Sunday, August 23, 2009

The Pea Dance

Time spent in our food gardens during the next 40-50 days will, for the most part, be spent working towards the harvest of numerous crops. Some of the food we grow has already been processed and stored away for the winter months: kale for soup, basil and other herbs, many of our berries, garlic, shallots, and so on. The rest of our winter fare is, or will soon be in some stage of being processed. The end goal being to have our freezers, root cellar, and dried items at capacity in order to be secure in the knowledge that we will have more then enough food to last us through until the next growing season.

One of the items we are working on finishing up are our dry soup peas. A few gallons of peas are frozen but the majority are dried on the vine for easier storage. Nothing beats a big bowl of pea soup and cornbread for dinner, especially when it's cold out. We always save 2-3 years worth of the best peas for the following years crop. This is done so that if next years peas need to be replanted, or fail to produce viable seeds due to bad weather or other issues we will have enough. The rest are stored in gallon jars until needed for food purposes.

These boxes contain a few of our carefully separated seed peas.


Normally we process these legumes a little at a time as they dry on the vine, but sometimes we end up with a large amount at once. One of the ways we remove the shells from the peas not being used for seed is called the "pea dance." Our pea dance involves stomping on the dry seed pods in order to break them up and release the peas. This year we used our grandson, clad in sterile cowboy boots, and a small clean children's wading pool for the procedure. One bucket of peas at a time is dumped in and tromped on by him until the majority are released from their confines. We then separate the chaff by hand or thresh it through a screen. This has been a great way to incorporate our grandson into this end of season activity. The biggest issue was teaching him to tromp carefully so the peas stay in the pool...such a good lad.


video

Friday, August 21, 2009

Evolution of a Carrot

One of the rewards of saving your own seed is being able to watch the process from start to finish, the plants evolution if you will. I am always amazed as I watch various plants develop seeds.
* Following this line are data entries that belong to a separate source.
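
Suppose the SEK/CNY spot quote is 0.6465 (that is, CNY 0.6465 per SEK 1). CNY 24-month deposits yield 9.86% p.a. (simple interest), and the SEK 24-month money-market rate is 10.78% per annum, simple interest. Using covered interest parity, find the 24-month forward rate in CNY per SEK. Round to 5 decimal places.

0.63671

T = 2 years.
Growth of 1 CNY over T: 1 + 0.0986×2 = 1.197200.
SEK accumulates by 1 + 0.1078×2 = 1.215600.
So F = 0.6465 × 1.197200 / 1.215600 = 0.6367142 (CNY/SEK).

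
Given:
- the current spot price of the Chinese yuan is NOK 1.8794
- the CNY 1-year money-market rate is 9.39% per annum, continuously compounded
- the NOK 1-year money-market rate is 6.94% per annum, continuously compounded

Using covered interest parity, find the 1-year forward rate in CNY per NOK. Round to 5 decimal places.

T = 1 year.
Growth of 1 NOK over T: e^(0.0694×1) = 1.0718649.
Growth of 1 CNY over T: e^(0.0939×1) = 1.0984499.
Forward (NOK per CNY) = 1.8794 × 1.0718649 / 1.0984499 = 1.833914.
Quoted the other way: 1/1.833914 = 0.54528 CNY per NOK.

0.54528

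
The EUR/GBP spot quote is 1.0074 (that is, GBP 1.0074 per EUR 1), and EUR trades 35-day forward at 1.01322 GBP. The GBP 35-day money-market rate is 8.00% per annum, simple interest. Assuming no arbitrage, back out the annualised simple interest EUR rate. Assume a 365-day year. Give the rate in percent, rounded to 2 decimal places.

1.96%

T = 35/365 years.
F/S = 1.01322/1.0074 = 1.0057772 = (growth of GBP) / (growth of EUR).
GBP growth factor: 1 + 0.0800×35/365 = 1.0076712.
Hence g_EUR = 1.0018831.
(1.0018831 − 1)/T = 0.019638, i.e. 1.96%.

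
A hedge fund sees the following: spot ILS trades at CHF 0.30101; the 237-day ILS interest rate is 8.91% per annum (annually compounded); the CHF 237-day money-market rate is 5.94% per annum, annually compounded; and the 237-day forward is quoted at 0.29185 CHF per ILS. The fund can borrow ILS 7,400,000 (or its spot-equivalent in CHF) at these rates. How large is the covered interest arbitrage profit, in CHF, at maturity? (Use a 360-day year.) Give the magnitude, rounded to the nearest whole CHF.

CHF 29,201

T = 237/360 years.
Route A — deposit ILS, sell forward: 7,400,000 × 1.057798485 × 0.29185 = CHF 2,284,516.81.
Route B — convert at spot, deposit CHF: 7,400,000 × 0.30101 × 1.038718371 = CHF 2,313,718.16.
The quoted forward undervalues ILS, so borrow ILS, convert to CHF at spot, deposit the CHF at 5.94%, and buy ILS forward at 0.29185 to cover the loan.
Profit = 2,313,718.16 − 2,284,516.81 = CHF 29,201.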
Each one with the same goal of procreating, but with vastly different modes of delivery.


Interestingly enough, one of the more unusual seeds I am saving this year comes from a very common vegetable...the carrot. Your average carrot, being a biennial plant, has to be overwintered before it will produce viable seed, unless it bolts like some of my Lunar White ones did...a little too hot this summer. I held over and replanted my best carrots so they could finish their life cycle and provide us with seeds for the next generation of carrots in our garden.

After the carrot flower is pollinated by insects, it forms into a rounded umbel.



Carrot seeds, and many seeds for that matter, from one's own garden are slightly different then the ones cleaned and shipped out by the seed companies. Having flowered, the carrots spiny little seeds form atop an umbel that eventually dries at which point the seed is ready to be harvested.

The dried umbels eventually break off and blow away in the wind as a tumbleweed, dispersing seeds as they roll along.


Each individual flower produces a pair of seeds, the below carrot seeds are really two seeds slightly attached.